- Education: Northwestern University University of Cambridge University of Reading
- Occupation: Law professor
- Employer: Boston University School of Law
- Known for: Health Law, Intellectual Property Law, Antibiotic Resistance

= Kevin Outterson =

American lawyer

Kevin Outterson is a lawyer, a professor of law and the Austin B. Fletcher Professor Boston University School of Law (2023-present). He is also the executive director of Combating Antibiotic-Resistant Bacteria Biopharmaceutical Accelerator (CARB-X), a global non-profit partnership that supports companies developing new antibiotics, diagnostics, vaccines and other products to address drug-resistant bacterial infections.

CARB-X receives funding from a global consortium of governments and foundations. These include the US Department of Health and Human Services Biomedical Advanced Research and Development Authority (BARDA), part of the Administration for Strategic Preparedness and Response (ASPR); Wellcome Trust, a global charitable foundation; the UK Government's Global Antimicrobial Resistance Innovation Fund (UK GAMRIF); the Gates Foundation; Germany's Federal Ministry of Research, Technology, and Space (BMFTR); the government of Canada; the Novo Nordisk Foundation; Italy's Ministry of Economy and Finance, and Japan's Ministry of Health. CARB-X also receives in-kind support from the National Institute of Allergy and Infectious Diseases (NIAID), part of the US National Institutes of Health (NIH). In 2022, CARB-X received a new commitment of funding from BARDA and Wellcome of up to $370 million. In 2023, the German and UK governments renewed funding to CARB-X, committing an additional €41 million and £24 million; the government of Canada committed CAD$6.3 million over two years; and The Novo Nordisk Foundation committed US$25 million over three years.

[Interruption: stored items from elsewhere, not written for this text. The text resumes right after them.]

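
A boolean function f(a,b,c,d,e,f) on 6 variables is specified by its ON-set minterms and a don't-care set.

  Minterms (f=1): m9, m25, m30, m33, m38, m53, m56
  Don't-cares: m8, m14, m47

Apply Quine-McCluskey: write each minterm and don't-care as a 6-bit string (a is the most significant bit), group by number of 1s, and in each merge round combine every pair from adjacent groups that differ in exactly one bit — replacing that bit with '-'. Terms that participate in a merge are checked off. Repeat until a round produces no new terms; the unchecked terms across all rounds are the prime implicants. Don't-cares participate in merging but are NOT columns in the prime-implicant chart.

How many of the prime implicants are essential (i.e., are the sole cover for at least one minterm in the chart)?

6

[col 0] 001000*, 001001*, 001110*, 011001*, 011110*, 100001, 100110, 101111, 110101, 111000
[col 1] 0-1001, 0-1110, 00100-
Prime implicants: 0-1001, 0-1110, 00100-, 100001, 100110, 101111, 110101, 111000
PI chart (minterm → PIs covering it):
  9 | 0-1001,00100-
  25 | 0-1001  (sole → essential)
  30 | 0-1110  (sole → essential)
  33 | 100001  (sole → essential)
  38 | 100110  (sole → essential)
  53 | 110101  (sole → essential)
  56 | 111000  (sole → essential)
Essential prime implicants: 0-1001, 0-1110, 100001, 100110, 110101, 111000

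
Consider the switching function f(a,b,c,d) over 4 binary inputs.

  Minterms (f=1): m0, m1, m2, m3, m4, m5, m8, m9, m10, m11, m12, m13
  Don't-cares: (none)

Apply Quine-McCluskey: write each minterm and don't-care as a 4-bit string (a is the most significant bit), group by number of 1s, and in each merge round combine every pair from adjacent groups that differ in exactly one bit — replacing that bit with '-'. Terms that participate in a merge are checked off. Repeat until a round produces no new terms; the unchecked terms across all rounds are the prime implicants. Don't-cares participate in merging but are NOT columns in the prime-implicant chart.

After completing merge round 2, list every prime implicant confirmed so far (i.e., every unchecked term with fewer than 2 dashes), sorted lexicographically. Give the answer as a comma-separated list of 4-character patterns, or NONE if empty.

[col 0] 0000*, 0001*, 0010*, 0011*, 0100*, 0101*, 1000*, 1001*, 1010*, 1011*, 1100*, 1101*
[col 1] -000*, -001*, -010*, -011*, -100*, -101*, 0-00*, 0-01*, 00-0*, 00-1*, 000-*, 001-*, 010-*, 1-00*, 1-01*, 10-0*, 10-1*, 100-*, 101-*, 110-*
[col 2] --00*, --01*, -0-0*, -0-1*, -00-*, -01-*, -10-*, 0-0-*, 00--*, 1-0-*, 10--*
[col 3] --0-, -0--
Prime implicants: --0-, -0--

NONE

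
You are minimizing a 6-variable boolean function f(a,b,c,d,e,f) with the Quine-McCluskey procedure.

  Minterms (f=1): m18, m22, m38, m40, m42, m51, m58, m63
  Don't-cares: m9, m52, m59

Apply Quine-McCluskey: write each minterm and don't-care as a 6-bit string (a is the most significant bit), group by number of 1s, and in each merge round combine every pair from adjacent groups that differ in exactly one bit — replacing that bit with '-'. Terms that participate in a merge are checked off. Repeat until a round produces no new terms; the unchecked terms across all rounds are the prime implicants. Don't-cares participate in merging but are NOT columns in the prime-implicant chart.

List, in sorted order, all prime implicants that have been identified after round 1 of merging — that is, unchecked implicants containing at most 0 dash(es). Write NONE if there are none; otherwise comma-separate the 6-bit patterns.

001001, 100110, 110100

Round 0: 001001 010010✓ 010110✓ 100110 101000✓ 101010✓ 110011✓ 110100 111010✓ 111011✓ 111111✓
Round 1: 010-10 1-1010 1010-0 11-011 111-11 11101-
PIs = {001001, 010-10, 1-1010, 100110, 1010-0, 11-011, 110100, 111-11, 11101-}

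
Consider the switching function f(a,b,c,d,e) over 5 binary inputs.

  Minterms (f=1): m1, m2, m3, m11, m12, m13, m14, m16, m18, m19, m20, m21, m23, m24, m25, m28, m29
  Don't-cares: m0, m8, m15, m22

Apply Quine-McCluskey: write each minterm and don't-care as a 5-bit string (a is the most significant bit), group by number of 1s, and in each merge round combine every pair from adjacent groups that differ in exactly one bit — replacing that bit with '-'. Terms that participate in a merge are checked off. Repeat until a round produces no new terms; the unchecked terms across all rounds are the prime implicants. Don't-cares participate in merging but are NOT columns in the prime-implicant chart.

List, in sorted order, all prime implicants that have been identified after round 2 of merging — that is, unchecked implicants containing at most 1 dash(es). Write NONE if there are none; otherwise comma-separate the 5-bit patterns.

0-011, 01-11

[col 0] 00000*, 00001*, 00010*, 00011*, 01000*, 01011*, 01100*, 01101*, 01110*, 01111*, 10000*, 10010*, 10011*, 10100*, 10101*, 10110*, 10111*, 11000*, 11001*, 11100*, 11101*
[col 1] -0000*, -0010*, -0011*, -1000*, -1100*, -1101*, 0-000*, 0-011, 000-0*, 000-1*, 0000-*, 0001-*, 01-00*, 01-11, 011-0*, 011-1*, 0110-*, 0111-*, 1-000*, 1-100*, 1-101*, 10-00*, 10-10*, 10-11*, 100-0*, 1001-*, 101-0*, 101-1*, 1010-*, 1011-*, 11-00*, 11-01*, 1100-*, 1110-*
[col 2] --000, -00-0, -001-, -1-00, -110-, 000--, 011--, 1--00, 1-10-, 10--0, 10-1-, 101--, 11-0-
Prime implicants: --000, -00-0, -001-, -1-00, -110-, 0-011, 000--, 01-11, 011--, 1--00, 1-10-, 10--0, 10-1-, 101--, 11-0-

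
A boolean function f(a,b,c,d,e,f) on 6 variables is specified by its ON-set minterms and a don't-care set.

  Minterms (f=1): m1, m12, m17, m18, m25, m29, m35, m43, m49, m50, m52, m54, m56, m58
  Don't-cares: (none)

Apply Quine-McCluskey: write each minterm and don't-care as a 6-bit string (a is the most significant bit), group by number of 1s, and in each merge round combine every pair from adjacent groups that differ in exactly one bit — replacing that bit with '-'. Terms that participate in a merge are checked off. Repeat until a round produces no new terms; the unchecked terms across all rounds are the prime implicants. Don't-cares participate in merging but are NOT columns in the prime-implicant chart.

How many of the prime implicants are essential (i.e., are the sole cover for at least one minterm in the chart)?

[col 0] 000001*, 001100, 010001*, 010010*, 011001*, 011101*, 100011*, 101011*, 110001*, 110010*, 110100*, 110110*, 111000*, 111010*
[col 1] -10001, -10010, 0-0001, 01-001, 011-01, 10-011, 11-010, 110-10, 1101-0, 1110-0
Prime implicants: -10001, -10010, 0-0001, 001100, 01-001, 011-01, 10-011, 11-010, 110-10, 1101-0, 1110-0
PI chart (minterm → PIs covering it):
  1 | 0-0001  (sole → essential)
  12 | 001100  (sole → essential)
  17 | -10001,0-0001,01-001
  18 | -10010  (sole → essential)
  25 | 01-001,011-01
  29 | 011-01  (sole → essential)
  35 | 10-011  (sole → essential)
  43 | 10-011  (sole → essential)
  49 | -10001  (sole → essential)
  50 | -10010,11-010,110-10
  52 | 1101-0  (sole → essential)
  54 | 110-10,1101-0
  56 | 1110-0  (sole → essential)
  58 | 11-010,1110-0
Essential prime implicants: -10001, -10010, 0-0001, 001100, 011-01, 10-011, 1101-0, 1110-0

8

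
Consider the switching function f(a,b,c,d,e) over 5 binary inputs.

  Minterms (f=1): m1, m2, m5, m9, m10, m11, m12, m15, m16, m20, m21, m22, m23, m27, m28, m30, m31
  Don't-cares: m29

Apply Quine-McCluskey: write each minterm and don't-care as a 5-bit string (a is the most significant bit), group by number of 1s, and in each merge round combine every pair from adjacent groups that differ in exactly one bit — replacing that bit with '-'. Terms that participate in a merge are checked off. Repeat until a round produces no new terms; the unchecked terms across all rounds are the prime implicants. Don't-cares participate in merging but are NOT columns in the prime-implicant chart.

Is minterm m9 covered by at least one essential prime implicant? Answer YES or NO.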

The G7 Health Ministers have cited CARB-X among the critical initiatives to support as the G7 governments renew their 2021 commitment to address the most dangerous drug-resistant infections. In May 2023, the global threat of Antimicrobial Resistance and the importance off supporting CARB-X as a global push incentive that coordinates and accelerates much-needed antibacterial innovation was featured in G7 Hiroshima Leaders’ Communiqué and the G7 Nagasaki Health Ministers’ Communiqué. The same year, G20 Health Ministers cited CARB-X as playing a critical role in accelerating antimicrobial R&D and access. In May 2024, the Antimicrobial Resistance (AMR) Multi-Stakeholder Partnership Platform issued a call for actionable steps to address the rising threat of AMR ahead of the United Nations General Assembly High-Level Meeting on AMR in September 2024. The call recommended increasing public investment in push incentives to catalyze global antimicrobial R&D efforts and cited CARB-X as a push mechanism that should be mobilized due to CARB-X’s critical role in supporting the discovery and development or new antimicrobials.

Outterson's research focuses primarily on the law and economics of antibiotic resistance–including push and pull incentives–health law, intellectual property, and global access to medicine.

Outterson has testified before Congress, the World Health Organization (WHO), UK Parliamentary working groups, and for the District of Columbia, Massachusetts, Vermont, California and West Virginia state legislatures.

He is co-director of the health law program at Boston University School of Law (2007–present) and associate fellow at the Royal Institute of International Affairs at Chatham House, London (2014–present). He served on the Board of the American Society of Law, Medicine & Ethics, and serves as faculty editor to the American Journal of Law & Medicine (2007–present). He is past editor-in-chief of the Journal of Law, Medicine & Ethics (2010–2016).